= Persistent generalized lymphadenopathy =

Lymph node disease

Persistent generalized lymphadenopathy (PGL) is enlarged, painless, non-tender lymph nodes occurring in a couple of different areas for more than three to six months for which no other reason can be found. To expand, the common site where PGL occurs is within the head and neck region; parotid gland alterations and nasopharyngeal lymphatic tissue enlargement are often frequent comorbidities of Persistent generalized lymphadenopathy.
Due to lymphoproliferation in the intraglandular lymphoid tissue, obstruction within the epithelium results in cystic expansion, which is the cause of cystic parotid lesions found in PGL. This condition frequently occurs in people in the latency period of HIV/AIDS.

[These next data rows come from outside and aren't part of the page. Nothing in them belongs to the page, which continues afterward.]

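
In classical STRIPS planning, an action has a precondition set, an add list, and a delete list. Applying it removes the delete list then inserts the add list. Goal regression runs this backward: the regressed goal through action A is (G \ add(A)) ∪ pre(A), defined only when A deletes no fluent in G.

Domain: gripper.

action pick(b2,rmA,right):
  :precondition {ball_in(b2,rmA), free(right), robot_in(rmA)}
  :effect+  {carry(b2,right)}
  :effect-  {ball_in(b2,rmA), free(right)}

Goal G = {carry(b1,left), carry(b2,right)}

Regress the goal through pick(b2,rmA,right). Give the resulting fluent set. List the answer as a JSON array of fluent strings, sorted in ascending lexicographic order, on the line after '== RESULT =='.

Compute (G \ add) ∪ pre:
  G ∩ del = {}  (empty — regression defined)
  G \ add = {carry(b1,left), carry(b2,right)} \ {carry(b2,right)} = {carry(b1,left)}
  ∪ pre   = {carry(b1,left)} ∪ {ball_in(b2,rmA), free(right), robot_in(rmA)}
          = {ball_in(b2,rmA), carry(b1,left), free(right), robot_in(rmA)}

== RESULT ==
["ball_in(b2,rmA)", "carry(b1,left)", "free(right)", "robot_in(rmA)"]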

The lymphatic system is part of the immune surveillance system. Blood contains fluid and blood cells. The fluid, which may contain suspended foreign material such as bacteria and viruses, seeps through blood vessel walls into the tissues, where it bathes the body cells and exchanges substances with them. Some of this lymph fluid is then taken up by lymphatic vessels and passed back to the heart, where it is again mixed with the blood. On its way, the fluid passes through the lymph nodes, small nodular organs located throughout the body but concentrated in certain areas such as the armpits or groin. These lymph nodes are also known as glands or lymphoid tissue. If they detect something foreign passing through them, they enlarge. This is called lymphadenopathy or swollen glands. Usually this is localized (for example, an infected spot on the scalp will cause lymph nodes in the neck on that same side to swell). However, when two or more lymph node groups are involved, it is called generalized lymphadenopathy. Usually this is in response to significant systemic disease and will subside once the person has recovered. Sometimes it can persist long-term, even when no explanation for the lymphadenopathy can be found.

PGL is often found in cases of autoimmune disease (where the body is attacking itself). These include diseases such as rheumatoid arthritis, lupus and sarcoidosis. Some forms of cancer will also cause PGL. Sometimes, despite exhaustive investigation, no cause for PGL is found. For the patient and the physician, this can continue to be a source of concern, but many adults have had PGL all their lives and suffered no ill effects. In others, the PGL may persist for a decade or more and then mysteriously subside. Children often have generalized lymphadenopathy of the head and neck, or even PGL, without the finding of a sinister cause. At puberty this usually disappears.

The immune system of some people may be sensitized by exposure to a living exogenous irritant such as a bacterial or viral infection, which then results in PGL after the organism has been cleared from the body. In some cases the sensitization is caused by non-living exogenous irritants such as cyclic hydrocarbons (for example, resinous vapours) or pesticides and herbicides.